The few megastores that have opened have been well accepted by consumers, Lopez said.

“The result so far is fantastic,” Lopez said. “Sales compared to what we were experiencing are tremendous. We are very happy because in certain locations we’ve been able to do three and four times the turnover we were doing in the smaller business.”

While only 13 stores are planned for this year — Lopez called it a transition year — the company is gearing up to roll out 200 megastores in 2014.

The megastores will be concentrated in Spain, France, Germany, Belgium, the Netherlands, Luxembourg, Russia, Italy, Norway and Poland and in cities such as Barcelona; Bilbao, Spain; Paris; Maastricht, Netherlands, and Munich. In Munich, the brand will open its largest store — 24,757 square feet — in Europe in October.

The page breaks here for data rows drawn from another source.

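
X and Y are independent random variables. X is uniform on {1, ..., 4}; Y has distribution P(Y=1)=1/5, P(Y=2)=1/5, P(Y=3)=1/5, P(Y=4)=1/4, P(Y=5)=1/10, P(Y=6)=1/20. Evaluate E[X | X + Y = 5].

41/17

P(X + Y = 5) = 17/80.
Summing X·P(x,y) over outcomes with X + Y = 5 gives 41/80.
E[X | X + Y = 5] = (41/80) / (17/80) = 41/17.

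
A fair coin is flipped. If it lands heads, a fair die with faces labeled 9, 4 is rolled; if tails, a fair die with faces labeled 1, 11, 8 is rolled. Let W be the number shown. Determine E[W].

E[W | heads] = (9+4)/2 = 13/2.
E[W | tails] = (1+11+8)/3 = 20/3.
By the law of total expectation,
E[W] = (1/2)·(13/2) + (1/2)·(20/3) = 79/12.

79/12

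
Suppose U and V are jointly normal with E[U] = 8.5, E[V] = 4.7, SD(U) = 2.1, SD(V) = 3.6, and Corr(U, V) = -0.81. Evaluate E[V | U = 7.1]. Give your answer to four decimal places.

6.6440

The regression of V on U has slope ρ·σ_V/σ_U and passes through (μ_U, μ_V).
E[V | U=7.1] = 4.7 + (-0.81)·(3.6/2.1)·(7.1 − (8.5)) = 4.7 + (-1.3886)·(-1.4) = 6.6440.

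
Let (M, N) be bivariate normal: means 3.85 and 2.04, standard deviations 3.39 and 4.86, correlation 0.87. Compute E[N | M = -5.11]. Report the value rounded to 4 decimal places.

-9.1354

E[N | M=x] = μ_N + ρ(σ_N/σ_M)(x − μ_M) for jointly normal variables.
E[N | M=-5.11] = 2.04 + (0.87)·(4.86/3.39)·(-5.11 − (3.85)) = 2.04 + (1.24726)·(-8.96) = -9.1354.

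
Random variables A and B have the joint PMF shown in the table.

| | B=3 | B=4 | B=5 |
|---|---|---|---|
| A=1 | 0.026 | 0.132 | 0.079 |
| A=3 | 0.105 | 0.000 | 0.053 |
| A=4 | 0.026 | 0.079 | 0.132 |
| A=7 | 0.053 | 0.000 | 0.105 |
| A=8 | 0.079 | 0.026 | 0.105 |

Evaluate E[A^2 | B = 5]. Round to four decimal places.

30.6603

P(B = 5) = 0.474.
Σ A^2·P over the event = 1·(0.079) + 9·(0.053) + 16·(0.132) + 49·(0.105) + 64·(0.105) = 14.533.
E[A^2 | B = 5] = (14.533) / (0.474) = 30.6603.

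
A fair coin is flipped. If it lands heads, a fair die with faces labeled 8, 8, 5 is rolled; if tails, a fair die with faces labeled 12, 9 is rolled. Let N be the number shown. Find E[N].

35/4

E[N | heads] = (8+8+5)/3 = 7.
E[N | tails] = (12+9)/2 = 21/2.
E[N] = (1/2)·(7) + (1/2)·(21/2) = 35/4.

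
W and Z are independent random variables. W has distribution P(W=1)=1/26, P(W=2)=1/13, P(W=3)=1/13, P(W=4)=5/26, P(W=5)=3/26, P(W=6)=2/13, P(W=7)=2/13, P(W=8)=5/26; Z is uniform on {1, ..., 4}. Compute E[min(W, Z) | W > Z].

198/85

P(W > Z) = 85/104.
Summing min(W,Z)·P(x,y) over outcomes with W > Z gives 99/52.
E[min(W, Z) | W > Z] = (99/52) / (85/104) = 198/85.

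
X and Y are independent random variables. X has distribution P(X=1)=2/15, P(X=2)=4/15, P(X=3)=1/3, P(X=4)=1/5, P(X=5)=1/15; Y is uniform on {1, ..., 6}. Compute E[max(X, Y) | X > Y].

P(X > Y) = 3/10.
Summing max(X,Y)·P(x,y) over outcomes with X > Y gives 47/45.
E[max(X, Y) | X > Y] = (47/45) / (3/10) = 94/27.

94/27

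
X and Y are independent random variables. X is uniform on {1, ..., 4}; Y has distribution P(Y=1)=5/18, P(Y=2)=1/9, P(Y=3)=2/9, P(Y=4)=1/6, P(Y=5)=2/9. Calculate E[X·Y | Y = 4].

P(Y = 4) = 1/6.
Summing XY·P(x,y) over outcomes with Y = 4 gives 5/3.
E[X·Y | Y = 4] = (5/3) / (1/6) = 10.

10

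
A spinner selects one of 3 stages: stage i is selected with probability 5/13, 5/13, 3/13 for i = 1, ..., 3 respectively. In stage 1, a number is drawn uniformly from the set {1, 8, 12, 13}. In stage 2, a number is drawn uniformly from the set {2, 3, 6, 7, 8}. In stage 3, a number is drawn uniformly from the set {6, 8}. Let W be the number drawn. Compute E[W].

179/26

E[W | stage 1] = (1+8+12+13)/4 = 17/2.
E[W | stage 2] = (2+3+6+7+8)/5 = 26/5.
E[W | stage 3] = (6+8)/2 = 7.
E[W] = (5/13)·(17/2) + (5/13)·(26/5) + (3/13)·(7) = 179/26.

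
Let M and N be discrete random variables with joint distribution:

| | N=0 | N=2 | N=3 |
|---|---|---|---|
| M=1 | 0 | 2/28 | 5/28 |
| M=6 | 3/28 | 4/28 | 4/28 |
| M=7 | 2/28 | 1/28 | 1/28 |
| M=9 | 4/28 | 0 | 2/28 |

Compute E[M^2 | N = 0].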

There’s no word on when the megastore concept will travel to the U.S.

“In the States, are working towards clustering our footprint,” Lopez said. “We want to cluster in the regions where we’re already present to create better communication with consumers.”

At J.C. Penney, where Mango sells in “corners” at the stores, Lopez said, “Everyone is talking about Penney’s in the market. We are relatively comfortable with our relationship with Penney’s. We have gone through tough times with them. The relationship has strengthened.”